ALMEIDA, Jhenifer.  Política e compromisso religioso: notas sobre a IURD e a atuação de cabos eleitorais a partir do PRB. Nelson Lellis e Fabio Py. (Org.). Religião e política à brasileira: ensaios, interpretações e resistência no país da política e da religião. São Paulo: Terceira Via, 2019.

 

BOFF, Leonardo. Igreja carisma e poder. São Paulo: Record, 1999.

 

EZENDE, Gabriel S. Religião, Voto e Participação Política: a vitória de Marcelo Crivella na disputa eleito-ral carioca de 2016. Dissertação de mestrado, Programa de Pós-Graduação em Sociologia Política do IU-PERJ/UCAM. Rio de Janeiro: IUPERJ/UCAM, 2018.

 

GRACINO Jr, Paulo & REZENDE, Gabriel. A vez dos eleitos: religião e conservadorismo nas eleições municipais do Rio de Janeiro, RBHR, v.13, n.38, 2020.

 

MARIANO, Ricardo; SCHEMBIDA, Rômulo Estevan de Oliveira.

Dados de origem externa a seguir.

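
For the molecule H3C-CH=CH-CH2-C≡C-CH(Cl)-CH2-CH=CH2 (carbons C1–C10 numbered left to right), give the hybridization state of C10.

C10 carries 3 σ bonds, plus one π bond, giving a steric number of 3, so it is sp2.

sp2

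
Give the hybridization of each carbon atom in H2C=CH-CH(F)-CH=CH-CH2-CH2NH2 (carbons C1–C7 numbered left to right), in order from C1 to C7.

C1 — 3 σ bonds, plus one π bond. Steric number 3, so sp2.
C2 (3 σ bonds, plus one π bond) has steric number 3: sp2.
C3 — 4 σ bonds. Steric number 4, so sp3.
C4 (3 σ bonds, plus one π bond) has steric number 3: sp2.
C5 — 3 σ bonds, plus one π bond. Steric number 3, so sp2.
C6 (4 σ bonds) has steric number 4: sp3.
C7 — 4 σ bonds. Steric number 4, so sp3.

C1 sp2, C2 sp2, C3 sp3, C4 sp2, C5 sp2, C6 sp3, C7 sp3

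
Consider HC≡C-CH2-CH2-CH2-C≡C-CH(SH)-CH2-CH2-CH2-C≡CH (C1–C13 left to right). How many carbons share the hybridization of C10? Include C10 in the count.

C10 is sp3 (only σ bonds).
C1: sp
C2: sp
C3: sp3 ✓
C4: sp3 ✓
C5: sp3 ✓
C6: sp
C7: sp
C8: sp3 ✓
C9: sp3 ✓
C10: sp3 ✓
C11: sp3 ✓
C12: sp
C13: sp
7 carbons are sp3.

7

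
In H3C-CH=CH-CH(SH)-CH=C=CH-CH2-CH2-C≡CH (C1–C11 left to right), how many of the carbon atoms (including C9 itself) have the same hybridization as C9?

4

C9 is sp3 (only σ bonds).
C1: sp3 ✓
C2: sp2
C3: sp2
C4: sp3 ✓
C5: sp2
C6: sp
C7: sp2
C8: sp3 ✓
C9: sp3 ✓
C10: sp
C11: sp
4 carbons are sp3.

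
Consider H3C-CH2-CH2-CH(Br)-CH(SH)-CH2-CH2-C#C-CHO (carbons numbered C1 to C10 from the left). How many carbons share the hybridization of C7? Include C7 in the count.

7

C7 is sp3 (only σ bonds).
C1: sp3 ✓
C2: sp3 ✓
C3: sp3 ✓
C4: sp3 ✓
C5: sp3 ✓
C6: sp3 ✓
C7: sp3 ✓
C8: sp
C9: sp
C10: sp2
7 carbons are sp3.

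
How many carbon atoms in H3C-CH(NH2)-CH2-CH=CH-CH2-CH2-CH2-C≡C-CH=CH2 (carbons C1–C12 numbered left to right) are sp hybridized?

2

C1: sp3
C2: sp3
C3: sp3
C4: sp2
C5: sp2
C6: sp3
C7: sp3
C8: sp3
C9: sp ✓
C10: sp ✓
C11: sp2
C12: sp2
C9, C10 → 2 sp carbons.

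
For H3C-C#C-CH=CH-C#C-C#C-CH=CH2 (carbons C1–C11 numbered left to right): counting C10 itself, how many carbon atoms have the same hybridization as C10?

4

C10 is sp2 (one π bond).
C1: sp3
C2: sp
C3: sp
C4: sp2 ✓
C5: sp2 ✓
C6: sp
C7: sp
C8: sp
C9: sp
C10: sp2 ✓
C11: sp2 ✓
4 carbons are sp2.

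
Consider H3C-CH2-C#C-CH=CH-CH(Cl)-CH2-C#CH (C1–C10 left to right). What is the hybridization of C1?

sp3

C1: 4 σ bonds; 4 regions of electron density → sp3.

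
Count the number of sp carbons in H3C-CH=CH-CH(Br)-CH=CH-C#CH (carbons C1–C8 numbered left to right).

C1: sp3
C2: sp2
C3: sp2
C4: sp3
C5: sp2
C6: sp2
C7: sp ✓
C8: sp ✓
C7, C8 → 2 sp carbons.

2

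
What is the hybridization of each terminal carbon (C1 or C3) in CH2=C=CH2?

Each terminal carbon (C1 or C3) (3 σ bonds, plus one π bond) has steric number 3: sp2.

sp^2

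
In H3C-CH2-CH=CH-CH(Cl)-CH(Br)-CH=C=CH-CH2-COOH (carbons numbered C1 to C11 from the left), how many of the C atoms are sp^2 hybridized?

C1: sp3
C2: sp3
C3: sp2 ✓
C4: sp2 ✓
C5: sp3
C6: sp3
C7: sp2 ✓
C8: sp
C9: sp2 ✓
C10: sp3
C11: sp2 ✓
C3, C4, C7, C9, C11 → 5 sp2 carbons.

5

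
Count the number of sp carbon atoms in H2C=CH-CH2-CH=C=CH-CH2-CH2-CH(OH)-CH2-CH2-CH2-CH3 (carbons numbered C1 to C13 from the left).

1

C1: sp2
C2: sp2
C3: sp3
C4: sp2
C5: sp ✓
C6: sp2
C7: sp3
C8: sp3
C9: sp3
C10: sp3
C11: sp3
C12: sp3
C13: sp3
C5 → 1 sp carbon.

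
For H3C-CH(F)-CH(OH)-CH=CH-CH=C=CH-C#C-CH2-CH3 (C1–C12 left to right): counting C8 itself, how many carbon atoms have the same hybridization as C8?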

O Senador e o Bispo: Marcelo Crivella e seu Dilema Shakespeariano. Interações: Cultura e Comunidade (Faculdade Católica de Uberlândia), v. 4, 2009.

 

MATA, Sergio. Teologia de Bolsonaro. História e historiografia, v.34, n.51, 2020.

 

ORO, Ari Pedro. A Igreja Universal e a política. In: BURITY, Joanildo ; MACHADO, Maria das Dores Campos (Org.). Os votos de Deus: evangélicos, política e eleições no Brasil. Recife: Massangana, 2006.

 

VITAL DA CUNHA, Christina; LOPES, Paulo Victor Leite; LUI, Janayna. Religião e Política: medos sociais, extremismo religioso e as eleições 2014. Rio de Janeiro: Fundação Heinrich Böll: Instituto de Estudos da Religião, 2017.